Weakness-1 and Question-7:

Thank you for your valuable feedback. In this work, our primary contribution lies on the attack side, which forms the central focus and evaluation of the paper. However, we have also explored a range of defenses spanning different stages of the lifecycle of LLMs. Specifically, we consider five distinct defense setups:

• Inference-time defenses
  • Benign in-context learning demonstrations (main paper).
  • outlier rare word removal (main paper).
• Training-time defenses:
  • random augmentation training (Appendix B).
• Post-training defense:
  • Post-training benign fine-tuning (Appendix B).
  • Adversarial training (Appendix B).

These defenses were selected to provide coverage across key phases in the lifecycle of embodied LLMs: fine-tuning (training-time defenses), evolving (safety alignment, post-training defenses), and deployment (inference-time defenses). For the in-context learning defense, we are the first to explore this battle between misalignment and benign in-context learning. We observe interesting phenomena in which different attacked models perform differently when fed enough benign in-context examples, a novel aspect of understanding the model’s vulnerability.

We appreciate the suggestion to emphasize countermeasures further. To this end, we combined two inference-time defenses and presented the results below for your reference:

Weakness-2:

Thank you for highlighting the limited discussion on model-specific vulnerabilities. The primary focus of our work is to demonstrate the general vulnerabilities present in the fine-tuning stage of embodied LLMs in decision-making tasks.

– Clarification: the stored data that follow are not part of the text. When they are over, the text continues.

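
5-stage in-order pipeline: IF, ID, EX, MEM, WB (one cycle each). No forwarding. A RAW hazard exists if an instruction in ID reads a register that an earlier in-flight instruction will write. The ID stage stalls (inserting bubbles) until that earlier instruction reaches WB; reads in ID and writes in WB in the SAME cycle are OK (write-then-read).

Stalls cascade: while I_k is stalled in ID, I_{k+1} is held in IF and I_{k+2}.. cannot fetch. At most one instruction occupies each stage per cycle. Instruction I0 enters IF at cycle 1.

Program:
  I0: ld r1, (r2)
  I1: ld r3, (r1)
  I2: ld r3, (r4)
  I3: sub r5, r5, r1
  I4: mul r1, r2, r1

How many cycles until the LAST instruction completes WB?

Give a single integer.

I0 ld r1 <- r2: IF@1 ID@2 stall=0 (-) EX@3 MEM@4 WB@5
I1 ld r3 <- r1: IF@2 ID@3 stall=2 (RAW on I0.r1 (WB@5)) EX@6 MEM@7 WB@8
I2 ld r3 <- r4: IF@3 ID@6 stall=0 (-) EX@7 MEM@8 WB@9
I3 sub r5 <- r5,r1: IF@6 ID@7 stall=0 (-) EX@8 MEM@9 WB@10
I4 mul r1 <- r2,r1: IF@7 ID@8 stall=0 (-) EX@9 MEM@10 WB@11

Answer: 11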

To establish the generality of our attack frameworks, we evaluated three representative LLMs: GPT-3.5, LLaMA2, and PaLM-2.

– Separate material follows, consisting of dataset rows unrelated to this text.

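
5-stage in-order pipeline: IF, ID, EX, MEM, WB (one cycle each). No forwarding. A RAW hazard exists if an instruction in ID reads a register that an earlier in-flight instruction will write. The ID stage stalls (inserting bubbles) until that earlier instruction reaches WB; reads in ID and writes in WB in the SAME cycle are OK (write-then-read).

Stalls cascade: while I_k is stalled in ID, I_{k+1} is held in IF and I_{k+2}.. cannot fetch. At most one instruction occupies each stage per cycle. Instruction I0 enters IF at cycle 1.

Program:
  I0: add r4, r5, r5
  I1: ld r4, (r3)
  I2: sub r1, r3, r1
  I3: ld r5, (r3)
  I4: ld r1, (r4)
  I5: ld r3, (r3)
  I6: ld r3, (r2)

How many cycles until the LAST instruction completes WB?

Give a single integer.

Answer: 11

Derivation:
I0 add r4 <- r5,r5: IF@1 ID@2 stall=0 (-) EX@3 MEM@4 WB@5
I1 ld r4 <- r3: IF@2 ID@3 stall=0 (-) EX@4 MEM@5 WB@6
I2 sub r1 <- r3,r1: IF@3 ID@4 stall=0 (-) EX@5 MEM@6 WB@7
I3 ld r5 <- r3: IF@4 ID@5 stall=0 (-) EX@6 MEM@7 WB@8
I4 ld r1 <- r4: IF@5 ID@6 stall=0 (-) EX@7 MEM@8 WB@9
I5 ld r3 <- r3: IF@6 ID@7 stall=0 (-) EX@8 MEM@9 WB@10
I6 ld r3 <- r2: IF@7 ID@8 stall=0 (-) EX@9 MEM@10 WB@11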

While we acknowledge the importance of model-specific vulnerabilities, several factors make a rigorous comparison challenging. For instance, we have full control over the fine-tuning parameters and techniques (e.g., LoRA) for open-source models like LLaMA. In contrast, for proprietary models like GPT-3.5 and PaLM-2, we are restricted to black-box access through fine-tuning APIs, limiting our ability to comprehensively analyze and compare the effects of fine-tuning configurations.

However, we still observe some variations among different models. For instance, in the context of BALD-scenario attacks (physical scenario manipulation), we find it more challenging to inject scenario triggers into PaLM-2 compared to LLaMA, as the Attack Success Rate (ASR) and False Alarm Rate (FAR) for PaLM-2 are significantly lower. This may be attributed to the inherent robustness of the PaLM-2 model or potentially to Google's black-box fine-tuning techniques, which could mitigate fundamental changes in the model's behavior. In our in-context learning defense study, as illustrated in Figure 7c, we observe that certain models, such as PaLM-2, can correct their responses when presented with benign in-context examples. In contrast, others, like GPT-3.5, persist in producing backdoor-affected answers. These findings highlight that different models do not respond identically to attacks and defenses. However, our primary focus remains to demonstrate that the proposed attacks are broadly effective across various model families.

Weakness-3:

Thank you for your insightful suggestions. We agree that system defenses and self-adaptation over time could affect the long-term effectiveness of backdoor attacks. To address this, we consider two scenarios:

• Partial Control of Model Development:
  If the attacker can only poison fine-tuning data, the longevity of backdoor triggers is crucial. As detailed in Appendix B (“Benign Post-Fine-Tuning”), fine-tuning on benign data after backdoor injection partially mitigates triggers. This raises two future directions: (i) designing backdoor triggers resilient to post-fine-tuning, and (ii) detecting/removing backdoors after injection.

• Full Control of Model Development:
  When the attacker has full control (Sec 3.1), such as maliciously releasing models on platforms like HuggingFace or via insider threats, they can continually inject triggers into cutting-edge models, regardless of the model evolvement.